El supremacista blanco Brenton Tarrant, de 28 años. (Foto: AFP)
El supremacista blanco Brenton Tarrant, de 28 años. (Foto: AFP)

El ataque terrorista ejecutado por un supremacista blanco contra musulmanes que rezaban en dos mezquitas en Nueva Zelanda le quitó cierta inocencia a ese país de escasa violencia. Una sociedad multicultural con un 67% de ancestros europeos, 15% de indígenas originarios maoríes y un porcentaje importante de inmigrantes que han buscado oportunidades en esas tierras del océano Pacífico en recientes décadas.

El perfil de personalidad, la ideología y el método de Brent Tarrant, el terrorista, no distan de las de otros –religiosos o no– que han cometido masacres en nombre de supuestos dioses, naciones o pureza racial, en muchas otras partes del planeta.
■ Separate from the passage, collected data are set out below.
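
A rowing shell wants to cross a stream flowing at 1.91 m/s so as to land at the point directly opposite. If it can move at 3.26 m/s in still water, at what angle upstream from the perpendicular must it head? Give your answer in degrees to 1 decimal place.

To cancel the current, the upstream component of the rowing shell's velocity must equal the flow: 3.26 sin θ = 1.91.
sin θ = 1.91 / 3.26 = 0.5859.
θ = arcsin(0.5859) = 35.866°.

35.9°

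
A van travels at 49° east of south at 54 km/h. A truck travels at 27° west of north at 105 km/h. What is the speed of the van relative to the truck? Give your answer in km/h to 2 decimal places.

Taking east as x and north as y: van velocity = (40.754, -35.427) km/h; truck velocity = (-47.669, 93.556) km/h.
Velocity of van relative to truck = (40.754, -35.427) − (-47.669, 93.556) = (88.423, -128.983) km/h.
Magnitude = |(88.423, -128.983)| = 156.382 km/h.

156.38 km/h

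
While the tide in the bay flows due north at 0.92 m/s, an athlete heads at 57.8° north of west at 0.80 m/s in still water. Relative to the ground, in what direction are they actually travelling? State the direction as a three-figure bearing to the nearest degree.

345°

Taking east as x and north as y: velocity relative to the water = (-0.426, 0.677) m/s; the water relative to ground = (0.000, 0.920) m/s.
Velocity relative to ground = (-0.426, 0.677) + (0.000, 0.920) = (-0.426, 1.597) m/s.
Bearing = atan2(-0.43, 1.60) = 345.05° clockwise from north.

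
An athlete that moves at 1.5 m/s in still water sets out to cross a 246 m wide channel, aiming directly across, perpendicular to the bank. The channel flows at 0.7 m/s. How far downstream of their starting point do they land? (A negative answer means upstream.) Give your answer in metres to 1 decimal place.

114.8 m

Perpendicular speed = 1.500 m/s; crossing time = 246 / 1.500 = 164.000 s.
Net downstream speed = 0.700 m/s.
Drift = 0.700 × 164.000 = 114.800 m (downstream).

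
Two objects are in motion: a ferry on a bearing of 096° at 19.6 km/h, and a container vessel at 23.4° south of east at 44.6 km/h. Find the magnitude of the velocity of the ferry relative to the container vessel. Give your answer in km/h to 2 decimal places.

Taking east as x and north as y: ferry velocity = (19.493, -2.049) km/h; container vessel velocity = (40.932, -17.713) km/h.
Velocity of ferry relative to container vessel = (19.493, -2.049) − (40.932, -17.713) = (-21.439, 15.664) km/h.
Magnitude = |(-21.439, 15.664)| = 26.552 km/h.

26.55 km/h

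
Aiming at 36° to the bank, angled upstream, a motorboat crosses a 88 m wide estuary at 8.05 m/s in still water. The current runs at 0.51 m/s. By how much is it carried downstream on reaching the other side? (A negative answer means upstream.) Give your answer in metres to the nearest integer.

Perpendicular speed = 4.732 m/s; crossing time = 88 / 4.732 = 18.598 s.
Net downstream speed = -6.003 m/s.
Drift = -6.003 × 18.598 = -111.637 m (upstream).

-112 m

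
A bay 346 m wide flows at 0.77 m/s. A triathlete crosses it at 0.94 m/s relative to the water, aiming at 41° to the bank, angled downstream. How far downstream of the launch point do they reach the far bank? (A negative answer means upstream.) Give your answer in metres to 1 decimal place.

830.0 m

Perpendicular speed = 0.617 m/s; crossing time = 346 / 0.617 = 561.055 s.
Net downstream speed = 1.479 m/s.
Drift = 1.479 × 561.055 = 830.040 m (downstream).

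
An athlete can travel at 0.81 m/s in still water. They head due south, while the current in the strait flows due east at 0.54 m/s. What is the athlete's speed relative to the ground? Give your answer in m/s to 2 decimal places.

0.97 m/s

Taking east as x and north as y: velocity relative to the water = (0.000, -0.810) m/s; the water relative to ground = (0.540, 0.000) m/s.
Velocity relative to ground = (0.000, -0.810) + (0.540, 0.000) = (0.540, -0.810) m/s.
Speed = |(0.540, -0.810)| = 0.973 m/s.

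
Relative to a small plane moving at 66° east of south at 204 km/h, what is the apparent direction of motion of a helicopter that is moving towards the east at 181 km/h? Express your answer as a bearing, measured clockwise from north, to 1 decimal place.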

Según la policía, Tarrant mencionaba en una cuenta de Twitter el manifiesto El Gran Reemplazo, un libelo que cita el derecho del hombre blanco sobre los “invasores” que amenazan sus tierras cuyo autor fue Dylann Roof, un joven que asesinó a nueve afroamericanos en una iglesia de Charleston, en EE.UU., para inspirar una guerra racial. Este mismo manuscrito inspiró a Anders Breivik, el terrorista ultraderechista que asesinó a 69 adolescentes que acudían a un campamento organizado por el partido laborista de Noruega en la isla de Utøya, en 2011.

El terrorismo y el fanatismo se dan cuando cualquier persona o grupo justifica que las ideas están por encima del respeto a la vida. El atentado en Nueva Zelanda nos deja con otro problema: cómo detener a los asesinos y terroristas, que por razones obvias buscan la espectacularidad, pero al filmar sus crímenes las redes sociales no tienen tiempo (o ¿no quieren a tiempo?) de cortar la señal que transmiten en vivo. Este es un desafío cada vez más urgente.